The Gardner Conservation Commission on March 10 approved the demolition of the Greenwood indoor pool building and the construction of a new wooden pavilion and connecting sidewalks, with added standard conditions on logistics and hazardous‑materials handling.
The project — proposed by the city for the Greenwood Pool site at 69 Park Street (Map M20-7-20-50) — was presented by a TimeBond representative, who described demolition of the existing structure and construction of an approximately 80-by-40-foot pavilion, concrete sidewalks connecting to the outdoor pool and new landscaping and fencing.
Why it matters: The site is partially within the 100-foot buffer zone to Crystal Lake, and the commission required the city to supply a construction logistics plan, a hazardous-materials (hazmat) and demolition testing and remediation plan, dewatering procedures and an operations-and-maintenance agreement identifying which department will maintain the new pavilion.
Commission discussion focused on excavation, contamination testing and construction logistics.

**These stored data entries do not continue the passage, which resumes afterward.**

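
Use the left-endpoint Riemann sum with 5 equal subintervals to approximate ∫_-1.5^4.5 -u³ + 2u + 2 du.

Δu = (4.5 − (-1.5))/5 = 1.2.
Left endpoints: -1.5, -0.3, 0.9, 2.1, 3.3.
f(-1.5) = 2.375, f(-0.3) = 1.427, f(0.9) = 3.071, f(2.1) = -3.061, f(3.3) = -27.337.
Sum = Δu · [f(-1.5) + f(-0.3) + f(0.9) + f(2.1) + f(3.3)].
Sum = -28.23.

-28.23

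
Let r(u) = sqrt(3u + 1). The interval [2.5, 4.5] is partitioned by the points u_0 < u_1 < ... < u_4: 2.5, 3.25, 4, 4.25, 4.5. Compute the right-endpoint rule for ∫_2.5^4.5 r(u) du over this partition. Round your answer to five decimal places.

Subinterval widths: 0.75, 0.75, 0.25, 0.25.
Right endpoints: 3.25, 4, 4.25, 4.5.
r(3.25) ≈ 3.27872, r(4) ≈ 3.60555, r(4.25) ≈ 3.70810, r(4.5) ≈ 3.80789.
Sum = Σ Δu_i · r(u_i).
Sum ≈ 7.04220.

7.04220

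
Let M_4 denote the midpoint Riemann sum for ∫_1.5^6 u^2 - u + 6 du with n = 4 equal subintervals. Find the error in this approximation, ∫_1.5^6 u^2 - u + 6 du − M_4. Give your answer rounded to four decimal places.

0.4746

Exact integral: ∫_1.5^6 f(u) du = 81.
M_4 ≈ 80.525391.
Error ≈ 81 − 80.525391 ≈ 0.4746.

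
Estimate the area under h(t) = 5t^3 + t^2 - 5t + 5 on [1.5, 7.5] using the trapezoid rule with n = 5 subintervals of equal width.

Δt = (7.5 − 1.5)/5 = 1.2.
h(1.5) = 16.625, h(2.7) = 97.205, h(3.9) = 297.305, h(5.1) = 668.765, h(6.3) = 1263.425, h(7.5) = 2133.125.
T_5 = (Δt/2)·[h(t_0) + 2h(t_1) + ... + 2h(t_{4}) + h(t_5)].
Sum = 4081.89.

4081.89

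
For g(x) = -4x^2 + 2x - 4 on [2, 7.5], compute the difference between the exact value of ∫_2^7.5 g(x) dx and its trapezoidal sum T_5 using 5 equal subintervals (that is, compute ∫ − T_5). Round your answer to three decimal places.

Exact integral: ∫_2^7.5 g(x) dx ≈ -521.58333.
T_5 = -526.02.
Error ≈ -521.58333 − (-526.02) ≈ 4.437.

4.437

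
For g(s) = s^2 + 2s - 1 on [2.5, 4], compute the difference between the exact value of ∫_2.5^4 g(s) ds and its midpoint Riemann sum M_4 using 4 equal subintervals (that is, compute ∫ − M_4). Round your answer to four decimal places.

Exact integral: ∫_2.5^4 g(s) ds = 24.375.
M_4 ≈ 24.357422.
Error ≈ 24.375 − 24.357422 ≈ 0.0176.

0.0176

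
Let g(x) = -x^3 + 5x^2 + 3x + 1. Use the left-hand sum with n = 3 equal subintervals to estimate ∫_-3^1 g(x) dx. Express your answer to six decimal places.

Δx = (1 − (-3))/3 = 4/3.
Left endpoints: -3, -5/3, -1/3.
g(-3) = 64, g(-5/3) = 392/27, g(-1/3) = 16/27.
Sum = Δx · [g(-3) + g(-5/3) + g(-1/3)].
Sum ≈ 105.481481.

105.481481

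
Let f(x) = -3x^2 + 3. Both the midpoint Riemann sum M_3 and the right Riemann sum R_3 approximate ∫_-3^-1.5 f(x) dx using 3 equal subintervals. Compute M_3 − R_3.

M_3 = -19.03125.
R_3 = -14.25.
M_3 − R_3 = -4.78125.

-4.78125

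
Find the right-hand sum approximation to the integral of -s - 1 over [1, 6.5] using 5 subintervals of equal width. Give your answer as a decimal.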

Commissioner Duncan Burns asked whether all below-grade material would be removed; a public commenter noted groundwater may enter the excavated area and recommended the commission require a pump-and-dewater plan and testing before discharge. The presenter said asbestos testing and other hazmat review were in the project materials and that the city intends to bid demolition publicly.
The commission added conditions requiring:
- A written logistics and site management plan showing material staging, parking, dumpsters (including hazmat containment), dust and wind‑borne containment, and erosion control measures; - Confirmation of asbestos and other hazardous‑materials testing and a dewatering plan that includes frac tanks and tested discharge or off‑site disposal as required by law; - A schedule and a Procore (project-management) timeline to be provided to the commission; and - A confirmed operations-and-maintenance (O&M) plan indicating the party responsible for long‑term upkeep (commission discussion identified DPW as the likely maintainer, to be confirmed in writing).
Commission action: A motion to approve the Greenwood Pool demolition and pavilion, subject to the listed conditions, passed by voice vote.
Next steps: The presenter said demolition and hazmat removal are expected to take less than three months once a contractor is on board and that construction of the pavilion is likely in late spring or early summer after bids and hazard abatement. The commission required delivery of the logistics plan, O&M confirmation and testing documentation before ground‑disturbing work proceeds.